Dan E Venz has posted the chapters of his thesis? book? on japan.box.sk. It concerns the attitude to and assimilation of foreigners in Japanese society. He says:

It was further discovered that the belief that “greater immersion equaled lessor[sic] feelings of discrimination” was a falsity (opposite to what foreigners had been led to believe). When compared to other countries this situation is unique to Japan (i.e., the better a foreigner speaks English in English speaking countries, the fewer the instances of discrimination). This demonstrates that while a lot of the discrimination against foreigners in other countries can be accredited[sic] to the language ability [or lack of language ability] of the foreigner, in Japan discrimination against non-Japanese is more apt to stem from the physical attributes of the foreigner, rather than the Japanese language ability of the foreigner.

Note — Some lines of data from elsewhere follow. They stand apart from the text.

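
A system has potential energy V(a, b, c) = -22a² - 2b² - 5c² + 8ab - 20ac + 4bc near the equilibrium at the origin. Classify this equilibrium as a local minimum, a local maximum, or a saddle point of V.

The Hessian at the origin is H = [[-44, 8, -20], [8, -4, 4], [-20, 4, -10]].
Row-reducing H symmetrically gives the diagonal entries -44, -28/11, -6/7.
So there are 3 negative pivots.
H is negative definite, so the origin is a strict local maximum.

local maximum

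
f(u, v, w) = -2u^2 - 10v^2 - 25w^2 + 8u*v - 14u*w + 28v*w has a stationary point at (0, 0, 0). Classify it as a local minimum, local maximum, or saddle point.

The Hessian at the origin is H = [[-4, 8, -14], [8, -20, 28], [-14, 28, -50]].
Applying the same elementary operations to the rows and columns of H produces a congruent diagonal matrix with entries -4, -4, -1.
So there are 3 negative pivots.
H is negative definite, so the origin is a strict local maximum.

local maximum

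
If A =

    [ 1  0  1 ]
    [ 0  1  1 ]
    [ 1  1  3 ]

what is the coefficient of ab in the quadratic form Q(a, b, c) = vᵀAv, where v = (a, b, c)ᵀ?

0

The coefficient of ab is A[1,2] + A[2,1] = 2·0 = 0.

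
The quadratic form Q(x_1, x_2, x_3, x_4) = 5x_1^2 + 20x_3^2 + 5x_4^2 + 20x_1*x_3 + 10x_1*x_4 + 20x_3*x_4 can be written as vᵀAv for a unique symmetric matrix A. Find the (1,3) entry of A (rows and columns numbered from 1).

The coefficient of x_1·x_3 in Q is 20. For a symmetric A this equals A[1,3] + A[3,1] = 2·A[1,3].
So A[1,3] = 20/2 = 10.

10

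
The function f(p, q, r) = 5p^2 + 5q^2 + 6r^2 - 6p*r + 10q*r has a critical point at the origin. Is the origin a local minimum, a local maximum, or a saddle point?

saddle point

The Hessian at the origin is H = [[10, 0, -6], [0, 10, 10], [-6, 10, 12]].
Congruent diagonalization of H (simultaneous row and column reduction) yields pivots 10, 10, -8/5.
That gives 2 positive, 1 negative pivots.
H is indefinite, so the origin is a saddle point.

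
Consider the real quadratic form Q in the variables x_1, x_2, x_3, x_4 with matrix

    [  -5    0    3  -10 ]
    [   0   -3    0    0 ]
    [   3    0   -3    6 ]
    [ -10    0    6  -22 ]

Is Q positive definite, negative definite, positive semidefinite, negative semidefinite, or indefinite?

Leading principal minors: Δ_1 = -5, Δ_2 = 15, Δ_3 = -18, Δ_4 = 36.
The signs alternate starting with Δ_1 < 0, so by Sylvester's criterion Q is negative definite.

negative definite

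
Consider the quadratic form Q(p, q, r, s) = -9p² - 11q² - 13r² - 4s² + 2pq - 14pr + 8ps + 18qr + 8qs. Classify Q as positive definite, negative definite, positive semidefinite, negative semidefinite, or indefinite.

The symmetric matrix of Q is A = [[-9, 1, -7, 4], [1, -11, 9, 4], [-7, 9, -13, 0], [4, 4, 0, -4]].
Leading principal minors: Δ_1 = -9, Δ_2 = 98, Δ_3 = -132, Δ_4 = 48.
The signs alternate starting with Δ_1 < 0, so by Sylvester's criterion Q is negative definite.

negative definite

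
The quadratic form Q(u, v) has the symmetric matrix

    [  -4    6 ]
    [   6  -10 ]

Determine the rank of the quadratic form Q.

An LDLᵀ factorisation of A has diagonal entries -4, -1.
So there are 2 negative pivots.
The rank is the number of nonzero pivots: 2.

2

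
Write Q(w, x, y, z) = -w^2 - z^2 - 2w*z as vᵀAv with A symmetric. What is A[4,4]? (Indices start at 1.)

-1

The coefficient of z^2 in Q is -1, and that is exactly A[4,4].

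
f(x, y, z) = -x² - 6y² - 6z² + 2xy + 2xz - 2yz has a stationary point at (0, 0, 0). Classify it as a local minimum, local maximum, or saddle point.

local maximum

The Hessian at the origin is H = [[-2, 2, 2], [2, -12, -2], [2, -2, -12]].
Congruent diagonalization of H (simultaneous row and column reduction) yields pivots -2, -10, -10.
So there are 3 negative pivots.
H is negative definite, so the origin is a strict local maximum.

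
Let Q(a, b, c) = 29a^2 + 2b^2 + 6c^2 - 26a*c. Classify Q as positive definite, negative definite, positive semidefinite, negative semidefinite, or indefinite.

The associated matrix is A = [[29, 0, -13], [0, 2, 0], [-13, 0, 6]].
Congruent diagonalization of A (simultaneous row and column reduction) yields pivots 29, 2, 5/29.
That gives 3 positive pivots.
Hence Q is positive definite.

positive definite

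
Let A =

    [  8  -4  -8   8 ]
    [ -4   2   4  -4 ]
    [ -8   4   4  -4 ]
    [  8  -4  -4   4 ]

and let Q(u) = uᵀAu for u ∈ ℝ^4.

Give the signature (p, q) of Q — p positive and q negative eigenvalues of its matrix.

Applying the same elementary operations to the rows and columns of A produces a congruent diagonal matrix with entries 8, 0, -4, 0.
That gives 1 positive, 1 negative, 2 zero pivots.

(1, 1)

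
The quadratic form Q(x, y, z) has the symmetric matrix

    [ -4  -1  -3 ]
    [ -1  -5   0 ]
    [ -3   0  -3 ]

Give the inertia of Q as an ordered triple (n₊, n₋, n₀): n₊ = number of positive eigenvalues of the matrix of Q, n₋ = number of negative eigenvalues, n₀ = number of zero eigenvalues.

An LDLᵀ factorisation of A has diagonal entries -4, -19/4, -12/19.
So there are 3 negative pivots.

(0, 3, 0)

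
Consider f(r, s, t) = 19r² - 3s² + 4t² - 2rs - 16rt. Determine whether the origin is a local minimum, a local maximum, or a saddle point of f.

The Hessian at the origin is H = [[38, -2, -16], [-2, -6, 0], [-16, 0, 8]].
An LDLᵀ factorisation of H has diagonal entries 38, -116/19, 40/29.
That gives 2 positive, 1 negative pivots.
H is indefinite, so the origin is a saddle point.

saddle point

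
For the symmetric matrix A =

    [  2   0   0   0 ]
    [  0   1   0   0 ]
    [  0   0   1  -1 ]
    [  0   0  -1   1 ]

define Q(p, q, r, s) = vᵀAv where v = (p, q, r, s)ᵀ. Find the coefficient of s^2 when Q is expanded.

1

The coefficient of s^2 is the diagonal entry A[4,4] = 1.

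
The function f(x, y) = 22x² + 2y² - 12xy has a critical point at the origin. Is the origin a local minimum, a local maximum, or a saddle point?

local minimum

The Hessian at the origin is H = [[44, -12], [-12, 4]].
det H = 44·4 − (-12)² = 32 > 0 and H[1,1] = 44 > 0, so H is positive definite.
Therefore the origin is a local minimum.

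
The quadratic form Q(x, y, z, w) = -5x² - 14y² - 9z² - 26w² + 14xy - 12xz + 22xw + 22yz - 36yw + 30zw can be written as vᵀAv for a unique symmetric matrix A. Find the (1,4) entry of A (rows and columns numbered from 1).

The coefficient of x·w in Q is 22. For a symmetric A this equals A[1,4] + A[4,1] = 2·A[1,4].
So A[1,4] = 22/2 = 11.

11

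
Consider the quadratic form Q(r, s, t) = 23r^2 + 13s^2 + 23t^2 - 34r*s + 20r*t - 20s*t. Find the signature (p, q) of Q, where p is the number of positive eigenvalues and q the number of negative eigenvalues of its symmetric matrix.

(3, 0)

Write A = [[23, -17, 10], [-17, 13, -10], [10, -10, 23]].
Row-reducing A symmetrically gives the diagonal entries 23, 10/23, 3.
That gives 3 positive pivots.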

It supports many of my own impressions about Japanese society, that it is essentially, unapologetically racist. I know that it’s going to upset some people to say that, but I’d be really interested to hear a reasoned rebuttal. The only hope is that it can change. I hope, and I think, that it will. Eventually. The younger generation is more open minded. As for the older ones, well, the grim reaper will deal with them in his own time.

It’s useful and interesting to talk to intelligent, rational people (and yes, there are many of them in Japan too) about the subject. However, many many Japanese tend to fall back on the crutch of “Japan is an island”. It’s a learned, pavlovian response, not a reasoned and independently concieved thought; that much is obvious. It stands out as a brand of ignorance, at least in my opinion.

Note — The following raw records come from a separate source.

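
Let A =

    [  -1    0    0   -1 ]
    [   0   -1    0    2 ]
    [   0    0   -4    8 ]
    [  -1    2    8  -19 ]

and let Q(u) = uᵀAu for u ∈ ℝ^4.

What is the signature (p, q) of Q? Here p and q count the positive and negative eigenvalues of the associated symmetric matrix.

(1, 3)

Congruent diagonalization of A (simultaneous row and column reduction) yields pivots -1, -1, -4, 2.
That gives 1 positive, 3 negative pivots.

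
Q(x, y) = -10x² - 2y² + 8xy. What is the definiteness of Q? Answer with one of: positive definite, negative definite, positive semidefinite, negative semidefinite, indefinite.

The symmetric matrix of Q is [[-10, 4], [4, -2]].
For the 2×2 matrix [[-10, 4], [4, -2]]: det = -10·-2 − (4)² = 4, trace = -12.
det > 0 so both eigenvalues share the sign of the trace; trace = -12 < 0 ⇒ both negative.

negative definite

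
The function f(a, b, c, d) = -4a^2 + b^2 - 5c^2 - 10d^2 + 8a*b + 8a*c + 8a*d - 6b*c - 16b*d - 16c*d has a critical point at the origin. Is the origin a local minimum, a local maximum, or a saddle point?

saddle point

The Hessian at the origin is H = [[-8, 8, 8, 8], [8, 2, -6, -16], [8, -6, -10, -16], [8, -16, -16, -20]].
Row-reducing H symmetrically gives the diagonal entries -8, 10, -12/5, -4/3.
Counting signs: 1 positive, 3 negative.
H is indefinite, so the origin is a saddle point.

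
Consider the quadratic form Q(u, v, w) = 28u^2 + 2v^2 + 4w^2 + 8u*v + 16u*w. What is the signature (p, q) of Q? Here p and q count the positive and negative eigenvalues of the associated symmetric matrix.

(3, 0)

The associated matrix is A = [[28, 4, 8], [4, 2, 0], [8, 0, 4]].
Symmetric row and column elimination reduces A to a congruent diagonal form with pivots 28, 10/7, 4/5.
That gives 3 positive pivots.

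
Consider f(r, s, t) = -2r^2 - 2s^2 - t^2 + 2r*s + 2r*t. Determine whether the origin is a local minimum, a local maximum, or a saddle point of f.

local maximum

The Hessian at the origin is H = [[-4, 2, 2], [2, -4, 0], [2, 0, -2]].
Symmetric row and column elimination reduces H to a congruent diagonal form with pivots -4, -3, -2/3.
So there are 3 negative pivots.
H is negative definite, so the origin is a strict local maximum.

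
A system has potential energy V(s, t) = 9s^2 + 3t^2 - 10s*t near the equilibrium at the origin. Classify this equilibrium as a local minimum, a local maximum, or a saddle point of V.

local minimum

The Hessian at the origin is H = [[18, -10], [-10, 6]].
det H = 18·6 − (-10)² = 8 > 0 and H[1,1] = 18 > 0, so H is positive definite.
Therefore the origin is a local minimum.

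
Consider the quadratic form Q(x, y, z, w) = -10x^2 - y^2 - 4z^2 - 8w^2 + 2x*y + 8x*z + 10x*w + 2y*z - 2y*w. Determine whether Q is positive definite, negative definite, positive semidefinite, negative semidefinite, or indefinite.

indefinite

The symmetric matrix is A = [[-10, 1, 4, 5], [1, -1, 1, -1], [4, 1, -4, 0], [5, -1, 0, -8]].
Symmetric row and column elimination reduces A to a congruent diagonal form with pivots -10, -9/10, -2/9, 3/2.
Counting signs: 1 positive, 3 negative.
Hence Q is indefinite.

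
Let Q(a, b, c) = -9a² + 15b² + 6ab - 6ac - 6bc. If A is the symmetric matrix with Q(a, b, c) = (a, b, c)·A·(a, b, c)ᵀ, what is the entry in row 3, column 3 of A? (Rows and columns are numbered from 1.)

The coefficient of c² in Q is 0, and that is exactly A[3,3].

0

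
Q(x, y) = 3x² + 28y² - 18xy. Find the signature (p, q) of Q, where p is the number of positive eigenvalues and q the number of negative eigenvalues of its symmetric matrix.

(2, 0)

The associated matrix is A = [[3, -9], [-9, 28]].
Row-reducing A symmetrically gives the diagonal entries 3, 1.
So there are 2 positive pivots.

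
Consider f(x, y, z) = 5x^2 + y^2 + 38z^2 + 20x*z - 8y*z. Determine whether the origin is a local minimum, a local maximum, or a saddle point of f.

local minimum

The Hessian at the origin is H = [[10, 0, 20], [0, 2, -8], [20, -8, 76]].
Symmetric row and column elimination reduces H to a congruent diagonal form with pivots 10, 2, 4.
Counting signs: 3 positive.
H is positive definite, so the origin is a strict local minimum.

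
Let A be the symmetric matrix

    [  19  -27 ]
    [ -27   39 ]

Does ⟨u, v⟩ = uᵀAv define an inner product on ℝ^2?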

Yeah, Japan’s an island. So what? You’ve got boats, right? Where did all those Chinese characters come from? What about the Japanese people themselves—the ones who displaced the aboriginal Ainu, that is? I mean, Hawaii manages to be a bit more open minded, and it’s in the middle of an ocean. Korea is pretty close to Japan. Close enough, in fact, that the Japanese managed to invade Korea twice. Island, schmisland.

I followed some links and found the whole series rather conveniently presented here. Sobering reading.